Ons onderzoek heeft een aantal beperkingen. Ten eerste, het bepalen van de breedte van serosale veranderingen hoofdzaak op persoonlijke meten door chirurgen die vertekening ontstaat door de meerdere chirurgen in de studie. Ten tweede werd het onderzoek uitgevoerd bij een enkel centrum in China, en de steekproefomvang was relatief klein in vergelijking met de wereldwijde maagkanker samenwerking database. Om dit probleem op te lossen, een multi-center, grootschalige studie met betrekking tot deze nieuwe onderverdeling van pT4 maagkanker moeten worden uitgevoerd om onze resultaten verder te bevestigen.

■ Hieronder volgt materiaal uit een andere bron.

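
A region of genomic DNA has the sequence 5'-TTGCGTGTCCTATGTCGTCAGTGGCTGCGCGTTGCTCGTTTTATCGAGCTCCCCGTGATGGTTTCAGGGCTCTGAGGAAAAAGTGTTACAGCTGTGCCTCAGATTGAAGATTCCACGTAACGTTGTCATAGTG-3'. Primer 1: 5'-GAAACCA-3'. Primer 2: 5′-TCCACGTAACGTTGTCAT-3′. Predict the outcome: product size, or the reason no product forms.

No product — the primers' 3' ends point away from each other.

Primer 1 (GAAACCA) has reverse complement TGGTTTC, which matches the top strand at positions 59–65; primer 1 anneals to the top strand there with its 3' end pointing upstream toward position 59.
Primer 2 (TCCACGTAACGTTGTCAT) matches the top strand directly at positions 112–129; it anneals to the bottom strand with its 3' end pointing downstream toward position 129.
The 3' ends diverge (primer 1 extends toward position 1, primer 2 toward position 133), so the primers never converge on a shared product.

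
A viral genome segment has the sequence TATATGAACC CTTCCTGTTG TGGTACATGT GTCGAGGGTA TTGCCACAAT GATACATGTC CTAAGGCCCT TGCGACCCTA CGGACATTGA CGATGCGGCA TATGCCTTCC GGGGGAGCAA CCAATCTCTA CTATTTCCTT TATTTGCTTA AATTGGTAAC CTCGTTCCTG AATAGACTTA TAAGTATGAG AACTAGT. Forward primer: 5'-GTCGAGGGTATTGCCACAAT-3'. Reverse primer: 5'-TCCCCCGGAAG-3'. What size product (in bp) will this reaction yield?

Scanning the template, GTCGAGGGTATTGCCACAAT occurs at positions 31–50; this primer anneals to the bottom strand there with its 3' end pointing downstream.
Reverse complement of the reverse primer: CTTCCGGGGGA. This occurs on the top strand at positions 106–116.
Amplicon spans positions 31–116: 86 bp.

86 bp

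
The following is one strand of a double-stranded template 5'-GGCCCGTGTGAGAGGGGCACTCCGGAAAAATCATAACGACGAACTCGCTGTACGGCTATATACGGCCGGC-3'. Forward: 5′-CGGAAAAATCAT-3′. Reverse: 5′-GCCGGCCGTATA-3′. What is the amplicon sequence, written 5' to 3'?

5'-CGGAAAAATCATAACGACGAACTCGCTGTACGGCTATATACGGCCGGC-3'

Forward primer CGGAAAAATCAT is found on the top strand at positions 23–34.
Reverse complement of the reverse primer: TATACGGCCGGC. This occurs on the top strand at positions 59–70.
The product is the template from position 23 through 70 (48 bp).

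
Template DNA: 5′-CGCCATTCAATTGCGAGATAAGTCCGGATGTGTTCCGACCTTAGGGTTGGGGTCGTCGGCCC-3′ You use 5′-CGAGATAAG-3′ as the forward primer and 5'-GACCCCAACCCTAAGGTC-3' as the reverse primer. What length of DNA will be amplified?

41 bp

The forward primer matches the template at positions 14–22.
Taking the reverse complement of GACCCCAACCCTAAGGTC gives GACCTTAGGGTTGGGGTC, found at positions 37–54 on the template; the primer anneals here to the top strand with its 3' end pointing upstream.
The product runs from position 14 to position 54, so its length is 54 − 14 + 1 = 41 bp.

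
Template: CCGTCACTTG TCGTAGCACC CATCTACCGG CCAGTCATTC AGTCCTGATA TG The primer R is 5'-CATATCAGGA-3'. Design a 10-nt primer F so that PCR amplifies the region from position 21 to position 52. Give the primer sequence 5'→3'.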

Tot slot, de huidige studie toont aan dat WSE kanker had soortgelijke clinicopathologic kenmerken en prognose SI kanker. Daarom is het redelijk om pT4 kanker subclassify als pT4a (NSE) en pT4b (WSE /SI). De nieuwe pT4 onderverdeling had een groter potentieel voor de verschillende prognoses identificeren. Wij stellen voor dat de huidige categorie moeten worden gewijzigd om de prognose voor patiënten met pT4 maagkanker beter te vertegenwoordigen.